A 44-year-old male from Salta Capital, Argentina, a high school teacher with a history of mild intermittent asthma.
It began two months before the referral with asthenia, adynamia, involuntary weight loss associated with daily febrile records predominantly nocturnal accompanied by sweating.
One month prior to admission to the hospital he was admitted to the province of Salta where numerous studies were conducted.
Analyses showed a erythrocyte sedimentation rate (ESR) 60 mm in the first hour with a normal platelet count (MCV) < 20, C-reactive protein (CRP) 4.8 mg/ dl (white blood cell count)
Rest was normal including urine sediment.
All serological markers were negative including hepatitis A virus, hepatitis B, hepatitis C, cytomegalovirus, Epstein, human immunodeficiency virus.
Other markers such as VDRL, Huddleson's reaction, thick blood smear, and the Widal test were negative.
PPD was negative.
Three pairs of blood cultures were negative for common germs and brucellosis.
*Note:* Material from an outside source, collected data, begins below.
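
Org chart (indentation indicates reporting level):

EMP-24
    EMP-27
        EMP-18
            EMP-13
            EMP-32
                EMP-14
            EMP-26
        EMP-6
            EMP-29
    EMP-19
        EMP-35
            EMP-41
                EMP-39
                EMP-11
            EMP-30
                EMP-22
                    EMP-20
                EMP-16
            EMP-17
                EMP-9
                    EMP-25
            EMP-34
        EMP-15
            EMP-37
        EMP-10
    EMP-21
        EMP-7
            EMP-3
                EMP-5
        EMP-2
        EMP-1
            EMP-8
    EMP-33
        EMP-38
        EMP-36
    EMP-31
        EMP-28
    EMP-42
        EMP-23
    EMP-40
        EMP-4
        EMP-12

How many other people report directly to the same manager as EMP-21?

6

EMP-21 reports to EMP-24. EMP-24's other direct reports are EMP-27, EMP-19, EMP-33, EMP-31, EMP-42, EMP-40 — 6 peers.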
The direct and indirect Coombs test was negative.
Abdominal, prostatic and testicular ultrasound showed hepatic steatosis, and the rest without any particularities.
A nuclear magnetic resonance cholangiography was normal.
Doppler ultrasound showed no vegetations.
A computed axial tomography (CAT) of the brain, thorax, abdomen and pelvis with oral and intravenous contrast showed significant subcutaneous edema of the generalized abdominal wall, and the rest without particularities.
High and low endemic pathologies were performed.
Bone marrow aspiration showed normal cellularity and negative cultures.
Given the alteration of liver tests liver biopsy and cholecystectomy were performed whose pathology reported mild focal hepatitis, nonspecific focal steatosis and chronic nonspecific stenosis.
Due to the persistence of febrile records without a clear etiology, two months after the onset of symptoms, she was admitted to our institution.
Upon admission, the patient was persistently febrile, and the only finding on physical examination was indurated edema in the abdominal region and erythema multiforme.
Cultures, serology and CT scans were repeated without new findings.
Puncture of the abdominal wall soft tissues was performed in the erythema area where multisensitive Streptococcus was rescued, so he received amoxicillin treatment for one week without showing clinical change.
A nasogastric tube was installed for feeding and transfusional support was performed.
The patient remained febrile so a skin and subcutaneous cellular tissue biopsy was taken.
This patient reported hypodermis with vascular structures compatible with presence of large cell lumens with intravascular nucleoside analogues CD 45+, CD 68-, CD 20+ 79, PAX 5+, CDP
Magnetic resonance imaging (MRI) of the brain with gadolinium showed no abnormalities.
She started treatment with rituximab, cyclophosphamide, adriamycin, vincristine and prednisone (R-CHOP) every 21 days for 6 applications.
The patient had a good evolution, without fever, decreased abdominal edema and clear improvement in general condition.
Autologous hematopoietic stem cell transplantation (ABMT) was performed as consolidation of the first complete remission and has been free of disease for two years.